The North Bay wildfires had a major impact on the Land Trust’s preserve network and land stewardship program, with four conservation properties totaling over 3,300 acres having burned entirely.

LTNC stewardship staff have been actively working with the Resource Conservation District, Natural Resources Conservation Service, Napa County, CALFIRE and others to address immediate post-fire concerns such as erosion risk and damaged infrastructure.

As we start to look toward long-term recovery, we have also begun monitoring the ecological response of the fire-adapted ecosystems that characterize these protected natural areas. Our three years of post-fire monitoring work on the Snell Peak Preserve (see here for more information), and new observations made in recently burned areas remind us of the resiliency of nature and the amazing ability of fire-adapted species to recover.

We hope that the following set of photos, taken in the few months following the North Bay fires, help to illustrate some of this natural resiliency and recovery.

The Land Trust’s Foote Botanical Preserve...
and Sutro Preserve following the Atlas Peak Fire.

The North Bay fires burned through all of these Land Trust preserves, along with two others.

Within just a few weeks, native shrub and tree species that are adapted to re-sprout following wildfire were observed recovering in burned areas.

Brittle Leaf Manzanita (Arctostaphylos crustacea)

The northernmost known population of the Brittle Leaf Manzanita (above) occurs on the Foote Preserve.

Left to right: Beaked Hazelnut (Corylus cornuta), Chaparral Pea (Pickeringia montana) and Coast Live Oak (Quercus agrifolia).
Top left to bottom right: Toyon (Heteromeles arbutifolia), Western Azalea (Rhododendron occidentale) California Bay Laurel (Umbellularia californica), Chemise (Adenostoma fasciculatum) and Coyote Brush (Baccharis pilularis).
Rare Napa Lomatium (Lomatium repostum) resprouting on the Foote Preserve just one month after Atlas Fire.

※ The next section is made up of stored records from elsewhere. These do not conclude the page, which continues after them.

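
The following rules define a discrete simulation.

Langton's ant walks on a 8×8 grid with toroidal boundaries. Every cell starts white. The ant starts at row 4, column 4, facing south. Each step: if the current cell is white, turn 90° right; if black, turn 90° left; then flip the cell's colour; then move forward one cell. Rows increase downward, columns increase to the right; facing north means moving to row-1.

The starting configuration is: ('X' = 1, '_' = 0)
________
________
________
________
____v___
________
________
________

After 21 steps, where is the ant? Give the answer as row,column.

gen 0: ________
________
________
________
____v___
________
________
________
gen 1: ________
________
________
________
___<X___
________
________
________
gen 2: ________
________
________
___^____
___XX___
________
________
________
gen 3: ________
________
________
___X>___
___XX___
________
________
________
gen 4: ________
________
________
___XX___
___Xv___
________
________
________
gen 5: ________
________
________
___XX___
___X_>__
________
________
________
gen 6: ________
________
________
___XX___
___X_X__
_____v__
________
________
gen 7: ________
________
________
___XX___
___X_X__
____<X__
________
________
gen 8: ________
________
________
___XX___
___X^X__
____XX__
________
________
gen 9: ________
________
________
___XX___
___XX>__
____XX__
________
________
gen 10: ________
________
________
___XX^__
___XX___
____XX__
________
________
gen 11: ________
________
________
___XXX>_
___XX___
____XX__
________
________
gen 12: ________
________
________
___XXXX_
___XX_v_
____XX__
________
________
gen 13: ________
________
________
___XXXX_
___XX<X_
____XX__
________
________
gen 14: ________
________
________
___XX^X_
___XXXX_
____XX__
________
________
gen 15: ________
________
________
___X<_X_
___XXXX_
____XX__
________
________
gen 16: ________
________
________
___X__X_
___XvXX_
____XX__
________
________
gen 17: ________
________
________
___X__X_
___X_>X_
____XX__
________
________
gen 18: ________
________
________
___X_^X_
___X__X_
____XX__
________
________
gen 19: ________
________
________
___X_X>_
___X__X_
____XX__
________
________
gen 20: ________
________
______^_
___X_X__
___X__X_
____XX__
________
________
gen 21: ________
________
______X>
___X_X__
___X__X_
____XX__
________
________

2,7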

Napa and small portions of the surrounding counties are the only place on the planet where this rare Napa Lomatium (above) is found.

Numerous non-woody species were observed re-sprouting on the Foote and Sutro Preserves within just a few weeks of the fire as well.

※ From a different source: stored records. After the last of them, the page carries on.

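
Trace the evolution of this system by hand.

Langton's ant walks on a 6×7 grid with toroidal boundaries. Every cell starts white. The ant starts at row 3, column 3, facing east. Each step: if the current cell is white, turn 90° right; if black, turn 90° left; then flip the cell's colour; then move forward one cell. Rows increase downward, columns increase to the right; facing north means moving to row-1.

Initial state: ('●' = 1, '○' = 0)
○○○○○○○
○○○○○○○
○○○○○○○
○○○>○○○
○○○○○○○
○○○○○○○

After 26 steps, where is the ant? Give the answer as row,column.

2,0

t=0: ○○○○○○○
○○○○○○○
○○○○○○○
○○○>○○○
○○○○○○○
○○○○○○○
t=1: ○○○○○○○
○○○○○○○
○○○○○○○
○○○●○○○
○○○v○○○
○○○○○○○
t=2: ○○○○○○○
○○○○○○○
○○○○○○○
○○○●○○○
○○<●○○○
○○○○○○○
t=3: ○○○○○○○
○○○○○○○
○○○○○○○
○○^●○○○
○○●●○○○
○○○○○○○
t=4: ○○○○○○○
○○○○○○○
○○○○○○○
○○●>○○○
○○●●○○○
○○○○○○○
t=5: ○○○○○○○
○○○○○○○
○○○^○○○
○○●○○○○
○○●●○○○
○○○○○○○
t=6: ○○○○○○○
○○○○○○○
○○○●>○○
○○●○○○○
○○●●○○○
○○○○○○○
t=7: ○○○○○○○
○○○○○○○
○○○●●○○
○○●○v○○
○○●●○○○
○○○○○○○
t=8: ○○○○○○○
○○○○○○○
○○○●●○○
○○●<●○○
○○●●○○○
○○○○○○○
t=9: ○○○○○○○
○○○○○○○
○○○^●○○
○○●●●○○
○○●●○○○
○○○○○○○
t=10: ○○○○○○○
○○○○○○○
○○<○●○○
○○●●●○○
○○●●○○○
○○○○○○○
t=11: ○○○○○○○
○○^○○○○
○○●○●○○
○○●●●○○
○○●●○○○
○○○○○○○
t=12: ○○○○○○○
○○●>○○○
○○●○●○○
○○●●●○○
○○●●○○○
○○○○○○○
t=13: ○○○○○○○
○○●●○○○
○○●v●○○
○○●●●○○
○○●●○○○
○○○○○○○
t=14: ○○○○○○○
○○●●○○○
○○<●●○○
○○●●●○○
○○●●○○○
○○○○○○○
t=15: ○○○○○○○
○○●●○○○
○○○●●○○
○○v●●○○
○○●●○○○
○○○○○○○
t=16: ○○○○○○○
○○●●○○○
○○○●●○○
○○○>●○○
○○●●○○○
○○○○○○○
t=17: ○○○○○○○
○○●●○○○
○○○^●○○
○○○○●○○
○○●●○○○
○○○○○○○
t=18: ○○○○○○○
○○●●○○○
○○<○●○○
○○○○●○○
○○●●○○○
○○○○○○○
t=19: ○○○○○○○
○○^●○○○
○○●○●○○
○○○○●○○
○○●●○○○
○○○○○○○
t=20: ○○○○○○○
○<○●○○○
○○●○●○○
○○○○●○○
○○●●○○○
○○○○○○○
t=21: ○^○○○○○
○●○●○○○
○○●○●○○
○○○○●○○
○○●●○○○
○○○○○○○
t=22: ○●>○○○○
○●○●○○○
○○●○●○○
○○○○●○○
○○●●○○○
○○○○○○○
t=23: ○●●○○○○
○●v●○○○
○○●○●○○
○○○○●○○
○○●●○○○
○○○○○○○
t=24: ○●●○○○○
○<●●○○○
○○●○●○○
○○○○●○○
○○●●○○○
○○○○○○○
t=25: ○●●○○○○
○○●●○○○
○v●○●○○
○○○○●○○
○○●●○○○
○○○○○○○
t=26: ○●●○○○○
○○●●○○○
<●●○●○○
○○○○●○○
○○●●○○○
○○○○○○○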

Top left: Soaproot (Chlorogalum pomeridianum). Top right: Western Bracken Fern (Pteridium aquilinum). Bottom: native perennial bunchgrass species.
Fire adapted native plants resprouting on the Foote Botanical Preserve less than one month after the Atlas Fire, including Coast Live Oak (Quercus agrifolia), Western Bracken Fern (Pteridium aquilinum), and Manzanita (Arctostaphylos).

Many native plants in our Mediterranean ecosystems are highly fire adapted.

Evidence of both the recent and past fires are seen in the charred ring of stems on this madrone (left) and black oak (right). These species readily re-sprout from root crowns following wildfire.
Eastwood’s Manzanita (Arctostaphylos glandulosa) resprouting from large basal burl within one month of the Atlas Fire.
A Pacific Madrone (Arbutus menziesii) fruit stands out on burned ground within the Atlas Fire area on the Sutro Preserve.

In addition to re-sprouting, Madrones will readily reseed following fire. Fires help prepare a bare mineral soil seedbed and reduce canopy cover, allowing light to reach the forest floor.

Evidence of mixed fire severity on the Sutro Preserve. This mosaic of fully, partially and un-burned patches increases the complexity of habitat structure and composition, which can help to support biodiversity.

We have also observed evidence of wildlife quickly returning to burned habitat on Land Trust preserves.

Large black bear track observed within the Atlas Fire area.
Banana Slug within Atlas Fire area on Foote Preserve.